I'm measuring 12 cytokines and chemokines: IL-2, IL-4, IFN-gamma, IL10, IL12, IL-6, IL-8, IP-10, MIP1-a, MIP1-b, RANTES and MCP-1. For the cytokines that peak early - as in at 24 hours, are they still detectable after 48 hours or are cytokines that peak late still detectable at 24 hours?


using a luminex multiplex assay, I was able to detect good levels of the following cytokines 36 hours after stimulation of human PBMCs, though TNFalpha and IL12 (in may case) peak early (as i knew from other experiments)....:

IL1beta, IL-2, IL6, IL8, IL-10, IL-12p70, IL13, IFNgamma, TNFalpha.



Continuing on the same subject, I have purified cell populations I want to test for cytokine production.

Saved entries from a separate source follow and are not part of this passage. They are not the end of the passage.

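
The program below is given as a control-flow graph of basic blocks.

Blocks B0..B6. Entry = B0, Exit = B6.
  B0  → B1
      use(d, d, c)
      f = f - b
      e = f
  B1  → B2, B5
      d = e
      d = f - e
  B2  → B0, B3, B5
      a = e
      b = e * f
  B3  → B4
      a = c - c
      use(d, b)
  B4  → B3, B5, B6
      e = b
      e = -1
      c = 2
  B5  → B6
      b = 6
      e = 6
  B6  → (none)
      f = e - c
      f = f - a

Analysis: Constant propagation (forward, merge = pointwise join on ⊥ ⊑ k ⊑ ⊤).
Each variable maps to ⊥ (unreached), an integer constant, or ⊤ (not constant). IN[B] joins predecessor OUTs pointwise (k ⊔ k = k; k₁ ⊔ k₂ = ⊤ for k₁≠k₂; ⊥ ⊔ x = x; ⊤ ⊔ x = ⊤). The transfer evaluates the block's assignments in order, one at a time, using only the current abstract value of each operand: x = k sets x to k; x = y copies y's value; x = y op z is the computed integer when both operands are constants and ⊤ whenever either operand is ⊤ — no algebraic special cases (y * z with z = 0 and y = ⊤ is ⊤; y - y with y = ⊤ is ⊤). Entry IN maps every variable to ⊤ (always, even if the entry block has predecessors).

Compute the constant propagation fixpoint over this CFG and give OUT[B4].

Answer: {a: ⊤, b: ⊤, c: 2, d: ⊤, e: -1, f: ⊤}

Trace:
Per-block solution:
  B0:  IN=(all ⊤)  OUT=(all ⊤)
  B1:  IN=(all ⊤)  OUT=(all ⊤)
  B2:  IN=(all ⊤)  OUT=(all ⊤)
  B3:  IN=(all ⊤)  OUT=(all ⊤)
  B4:  IN=(all ⊤)  OUT={c:2, e:-1; rest ⊤}
  B5:  IN=(all ⊤)  OUT={b:6, e:6; rest ⊤}
  B6:  IN=(all ⊤)  OUT=(all ⊤)

Merge at B4: IN[B4] = OUT[B3] = {a: ⊤, b: ⊤, c: ⊤, d: ⊤, e: ⊤, f: ⊤}
Applying B4's transfer function to that IN value gives OUT[B4] (row B4 above).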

In addition to PMA /Ionomycin, I will also be stimulating purified CD4T cells w. plate bound anti-CD3 and soluble anti CD28. Are other cytokines(Like IL-2) necessary for optimal cytokine induction, and also to keep these cells alive?

For PMA/Ionomycin, I will be looking at 3 time points, 24, 48 and 96 hours

Which time points would be recommended for anti-CD3+ 28?